В том, что касается искусств, Фичино был безусловно прав. Никогда еще Флоренция не переживала такого их расцвета. И дело не только в одном Лоренцо, о котором иногда говорили, что он содержит за свой счет, кормя, одевая и обувая, целую свору мудрецов и примазавшихся к ним лжефилософов и псевдопоэтов. Впрочем, в последнем завистники были неправы: Лоренцо без особого труда разоблачал проходимцев.

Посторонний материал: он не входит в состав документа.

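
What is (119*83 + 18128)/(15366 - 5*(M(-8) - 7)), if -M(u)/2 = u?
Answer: 9335/5107 ≈ 1.8279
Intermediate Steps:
M(u) = -2*u
(119*83 + 18128)/(15366 - 5*(M(-8) - 7)) = (119*83 + 18128)/(15366 - 5*(-2*(-8) - 7)) = (9877 + 18128)/(15366 - 5*(16 - 7)) = 28005/(15366 - 5*9) = 28005/(15366 - 45) = 28005/15321 = 28005*(1/15321) = 9335/5107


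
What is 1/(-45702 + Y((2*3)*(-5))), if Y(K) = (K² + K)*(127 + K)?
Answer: 1/38688 ≈ 2.5848e-5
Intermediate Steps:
Y(K) = (127 + K)*(K + K²) (Y(K) = (K + K²)*(127 + K) = (127 + K)*(K + K²))
1/(-45702 + Y((2*3)*(-5))) = 1/(-45702 + ((2*3)*(-5))*(127 + ((2*3)*(-5))² + 128*((2*3)*(-5)))) = 1/(-45702 + (6*(-5))*(127 + (6*(-5))² + 128*(6*(-5)))) = 1/(-45702 - 30*(127 + (-30)² + 128*(-30))) = 1/(-45702 - 30*(127 + 900 - 3840)) = 1/(-45702 - 30*(-2813)) = 1/(-45702 + 84390) = 1/38688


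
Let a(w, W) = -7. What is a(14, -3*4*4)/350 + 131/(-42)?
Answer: -1648/525 ≈ -3.1390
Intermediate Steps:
a(14, -3*4*4)/350 + 131/(-42) = -7/350 + 131/(-42) = -7*1/350 + 131*(-1/42) = -1/50 - 131/42 = -1648/525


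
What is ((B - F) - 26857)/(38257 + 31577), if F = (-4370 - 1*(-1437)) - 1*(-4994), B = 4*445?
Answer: -4523/11639 ≈ -0.38861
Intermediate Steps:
B = 1780
F = 2061 (F = (-4370 + 1437) + 4994 = -2933 + 4994 = 2061)
((B - F) - 26857)/(38257 + 31577) = ((1780 - 1*2061) - 26857)/(38257 + 31577) = ((1780 - 2061) - 26857)/69834 = (-281 - 26857)*(1/69834) = -27138*1/69834 = -4523/11639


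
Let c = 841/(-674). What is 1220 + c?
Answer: 821439/674 ≈ 1218.8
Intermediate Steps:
c = -841/674 (c = 841*(-1/674) = -841/674 ≈ -1.2478)
1220 + c = 1220 - 841/674 = 821439/674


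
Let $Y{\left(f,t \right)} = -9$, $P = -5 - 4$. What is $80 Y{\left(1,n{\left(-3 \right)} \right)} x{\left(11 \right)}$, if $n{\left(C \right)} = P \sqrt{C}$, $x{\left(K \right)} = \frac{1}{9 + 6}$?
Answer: $-48$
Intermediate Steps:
$P = -9$ ($P = -5 - 4 = -9$)
$x{\left(K \right)} = \frac{1}{15}$
$n{\left(C \right)} = - 9 \sqrt{C}$
$80 Y{\left(1,n{\left(-3 \right)} \right)} x{\left(11 \right)} = 80 \left(-9\right) \frac{1}{15} = \left(-720\right) \frac{1}{15} = -48$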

В этом ему помогал отменный вкус, данный, казалось, самой природой и обостренный воспитанием. То, что он хвалил, безусловно заслуживало внимания, и если он поддерживал живописца или поэта, то их будущее было гарантировано. Этим безошибочным вкусом он отличался от тех же Строцци, Альбицци, Торнабуони и других магнатов, которые, соревнуясь с Медичи, тоже поддерживали философов, живописцев и поэтов. И у них в домах велись многочасовые диспуты об искусстве, ритмике стихов, древних рукописях и о многом другом, включая астрологию и черную магию. Но всем им, конечно, было весьма далеко до Лоренцо и его Платоновской академии.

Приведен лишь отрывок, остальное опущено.